There are a lot of use cases in business were what's needed is just some basic reasonable-ish forecast. I actually think this new model is really neat because it completely dispenses with the pretense that we're doing some really serious and methodologically-backed thing, and we're really just looking a basic curve fit that seems pretty reasonable with human intuition.
This is not curve fitting or forecasting: it's pattern matching.
It's also a serious methodological approach. A fall on a sensor graph has a certain look to it just like an abnormality on an EKG that a human can detect. You can train multimodal models to detect these too with decent accuracy. What's methodologically unsound about that? If anything, it demonstrates you don't necessarily need a class of hyper-specific models to do pattern matching.
IMO if doing this, you should avoid text in the charts entirely (as the title can sometimes I think lead the models astray, such as the clustering title I think will bias it to find clusters even if none exist). Presuming you are the one making the chart and not just prompting with another image.
I've also heard of converting stock data into sound, to try to listen to it as music so you can sort of intuitively use the audio part of your brain to predict where the stock market will go next. It's such an obvious idea I'm sure some large investment institutions have tried this. But I bet it failed, because music tends to lock into certain notes, and jump octaves in ways that markets definitely do not!
Logically it wont be long until we all have our own micromodels instead of hedge fund managers. Trained on random factors that have seemingly no relation to anything at all, but the correlation absurdly strong from the market. With enough data collected and compute getting cheap enough such a model is certainly possible. I bet us in the peasant class won’t get to leverage it when it comes out of course.

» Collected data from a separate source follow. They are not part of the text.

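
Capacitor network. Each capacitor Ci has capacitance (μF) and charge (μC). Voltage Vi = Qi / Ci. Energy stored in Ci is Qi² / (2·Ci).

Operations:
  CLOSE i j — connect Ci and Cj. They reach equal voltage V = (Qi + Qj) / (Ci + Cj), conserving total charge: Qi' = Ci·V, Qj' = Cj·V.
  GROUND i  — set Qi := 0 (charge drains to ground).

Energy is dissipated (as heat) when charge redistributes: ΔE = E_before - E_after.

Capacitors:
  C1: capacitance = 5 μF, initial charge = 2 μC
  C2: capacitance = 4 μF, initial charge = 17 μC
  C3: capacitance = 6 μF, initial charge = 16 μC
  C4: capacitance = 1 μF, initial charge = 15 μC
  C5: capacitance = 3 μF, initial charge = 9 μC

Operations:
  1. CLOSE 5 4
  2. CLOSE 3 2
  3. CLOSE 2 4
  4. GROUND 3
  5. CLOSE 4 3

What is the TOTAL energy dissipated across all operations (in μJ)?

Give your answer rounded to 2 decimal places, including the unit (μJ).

Initial: C1(5μF, Q=2μC, V=0.40V), C2(4μF, Q=17μC, V=4.25V), C3(6μF, Q=16μC, V=2.67V), C4(1μF, Q=15μC, V=15.00V), C5(3μF, Q=9μC, V=3.00V)
Op 1: CLOSE 5-4: Q_total=24.00, C_total=4.00, V=6.00; Q5=18.00, Q4=6.00; dissipated=54.000
Op 2: CLOSE 3-2: Q_total=33.00, C_total=10.00, V=3.30; Q3=19.80, Q2=13.20; dissipated=3.008
Op 3: CLOSE 2-4: Q_total=19.20, C_total=5.00, V=3.84; Q2=15.36, Q4=3.84; dissipated=2.916
Op 4: GROUND 3: Q3=0; energy lost=32.670
Op 5: CLOSE 4-3: Q_total=3.84, C_total=7.00, V=0.55; Q4=0.55, Q3=3.29; dissipated=6.320
Total dissipated: 98.914 μJ

Answer: 98.91 μJ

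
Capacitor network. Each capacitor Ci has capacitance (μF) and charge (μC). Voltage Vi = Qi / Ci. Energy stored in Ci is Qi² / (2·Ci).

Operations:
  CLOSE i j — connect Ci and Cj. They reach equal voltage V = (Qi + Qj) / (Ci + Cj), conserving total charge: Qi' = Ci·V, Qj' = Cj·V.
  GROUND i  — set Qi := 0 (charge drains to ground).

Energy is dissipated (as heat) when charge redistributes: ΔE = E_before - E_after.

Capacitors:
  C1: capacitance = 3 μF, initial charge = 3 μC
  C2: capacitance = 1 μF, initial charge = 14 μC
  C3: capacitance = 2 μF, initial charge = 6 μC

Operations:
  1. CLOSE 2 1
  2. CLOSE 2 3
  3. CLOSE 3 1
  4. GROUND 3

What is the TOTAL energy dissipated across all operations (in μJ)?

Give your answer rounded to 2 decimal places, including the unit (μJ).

Initial: C1(3μF, Q=3μC, V=1.00V), C2(1μF, Q=14μC, V=14.00V), C3(2μF, Q=6μC, V=3.00V)
Op 1: CLOSE 2-1: Q_total=17.00, C_total=4.00, V=4.25; Q2=4.25, Q1=12.75; dissipated=63.375
Op 2: CLOSE 2-3: Q_total=10.25, C_total=3.00, V=3.42; Q2=3.42, Q3=6.83; dissipated=0.521
Op 3: CLOSE 3-1: Q_total=19.58, C_total=5.00, V=3.92; Q3=7.83, Q1=11.75; dissipated=0.417
Op 4: GROUND 3: Q3=0; energy lost=15.340
Total dissipated: 79.653 μJ

Answer: 79.65 μJ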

I agree. AI is going to be (or already is) able to not only predict markets, but also uncover and plan strategies to MANIPULATE markets as well, thru both legal and illegal means.

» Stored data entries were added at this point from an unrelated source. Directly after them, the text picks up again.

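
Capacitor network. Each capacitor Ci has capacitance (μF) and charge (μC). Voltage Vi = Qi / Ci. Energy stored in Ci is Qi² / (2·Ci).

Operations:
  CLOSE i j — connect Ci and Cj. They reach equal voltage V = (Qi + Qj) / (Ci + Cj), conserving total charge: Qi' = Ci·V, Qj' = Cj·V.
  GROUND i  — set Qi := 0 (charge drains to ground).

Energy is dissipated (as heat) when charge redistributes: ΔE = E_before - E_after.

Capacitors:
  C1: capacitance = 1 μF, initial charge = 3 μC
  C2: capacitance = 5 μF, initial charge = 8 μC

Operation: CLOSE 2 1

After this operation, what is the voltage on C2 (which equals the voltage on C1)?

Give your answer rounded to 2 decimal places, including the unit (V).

Answer: 1.83 V

Derivation:
Initial: C1(1μF, Q=3μC, V=3.00V), C2(5μF, Q=8μC, V=1.60V)
Op 1: CLOSE 2-1: Q_total=11.00, C_total=6.00, V=1.83; Q2=9.17, Q1=1.83; dissipated=0.817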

Perhaps, Renaissance has been doing this all along. Just that they had data and compute in times (80s and 90s) when most have not heard of these things.
In the end, one needs a small edge and thousands of low correlated trades to take advantage of LLN.

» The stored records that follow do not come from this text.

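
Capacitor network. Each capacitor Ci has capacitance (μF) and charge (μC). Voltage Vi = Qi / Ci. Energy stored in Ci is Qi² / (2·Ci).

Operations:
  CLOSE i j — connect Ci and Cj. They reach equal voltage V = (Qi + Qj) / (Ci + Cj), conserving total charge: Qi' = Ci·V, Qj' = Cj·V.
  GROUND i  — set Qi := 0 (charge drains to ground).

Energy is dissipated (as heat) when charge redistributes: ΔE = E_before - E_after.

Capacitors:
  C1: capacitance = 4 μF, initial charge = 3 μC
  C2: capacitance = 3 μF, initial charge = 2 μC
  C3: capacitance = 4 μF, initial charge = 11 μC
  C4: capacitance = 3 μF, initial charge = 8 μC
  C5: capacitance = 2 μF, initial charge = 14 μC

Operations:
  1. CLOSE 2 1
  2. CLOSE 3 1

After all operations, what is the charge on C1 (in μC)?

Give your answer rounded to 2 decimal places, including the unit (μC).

Answer: 6.93 μC

Derivation:
Initial: C1(4μF, Q=3μC, V=0.75V), C2(3μF, Q=2μC, V=0.67V), C3(4μF, Q=11μC, V=2.75V), C4(3μF, Q=8μC, V=2.67V), C5(2μF, Q=14μC, V=7.00V)
Op 1: CLOSE 2-1: Q_total=5.00, C_total=7.00, V=0.71; Q2=2.14, Q1=2.86; dissipated=0.006
Op 2: CLOSE 3-1: Q_total=13.86, C_total=8.00, V=1.73; Q3=6.93, Q1=6.93; dissipated=4.144
Final charges: Q1=6.93, Q2=2.14, Q3=6.93, Q4=8.00, Q5=14.00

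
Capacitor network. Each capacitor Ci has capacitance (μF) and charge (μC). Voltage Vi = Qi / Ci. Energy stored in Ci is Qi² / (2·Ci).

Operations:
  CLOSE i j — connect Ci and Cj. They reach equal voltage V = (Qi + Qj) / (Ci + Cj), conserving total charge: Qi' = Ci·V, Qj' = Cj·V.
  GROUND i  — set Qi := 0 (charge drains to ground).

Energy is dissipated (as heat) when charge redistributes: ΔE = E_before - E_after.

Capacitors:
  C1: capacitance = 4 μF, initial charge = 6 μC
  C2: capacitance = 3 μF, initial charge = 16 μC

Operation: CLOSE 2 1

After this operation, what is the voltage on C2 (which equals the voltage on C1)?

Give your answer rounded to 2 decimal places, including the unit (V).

Initial: C1(4μF, Q=6μC, V=1.50V), C2(3μF, Q=16μC, V=5.33V)
Op 1: CLOSE 2-1: Q_total=22.00, C_total=7.00, V=3.14; Q2=9.43, Q1=12.57; dissipated=12.595

Answer: 3.14 V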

If you had a million monkeys commanding substantial enough funds it doesn’t matter what you model as the market will react to your moves. Which you can then anticipate and profit further from. Show them an image of a rotting banana, they all panic sell, then the puts your orangutans bought and the calls your capuchins sold will be looking pretty.
How dare you insult monkeys. :0 lol. They have better short term memories than humans, per 2007 study by Tetsuro Matsuzawa and colleagues at the Primate Research Institute at Kyoto University in Japan.
Not sure how much or if at all anything valuable was unlocked. Given this amount of paid talent and this amount people involved, surely the amount being unlocked should be proportional, was it?
Has anyone seen an example of time series analysis via transfer learning / fine-tuning an LLM to process and predict multivariate data as xml or something? e.g. :
<speed 45>
<speed 46>
<heading 123>
<speed 47>
<speed 47>
...etc
Same applies here. An LLM trained on tons of time series should be able to create its own internal representation that's much more effective than looking at a static plot, since plots can't represent patterns at all scales (indeed, a human plotting to explore data will zoom in, zoom out, transform the timeseries, etc.). But since LLMs don't have enough 1D timeseries pretraining, the plot-as-image technique leverages the massive amount of image pre-training.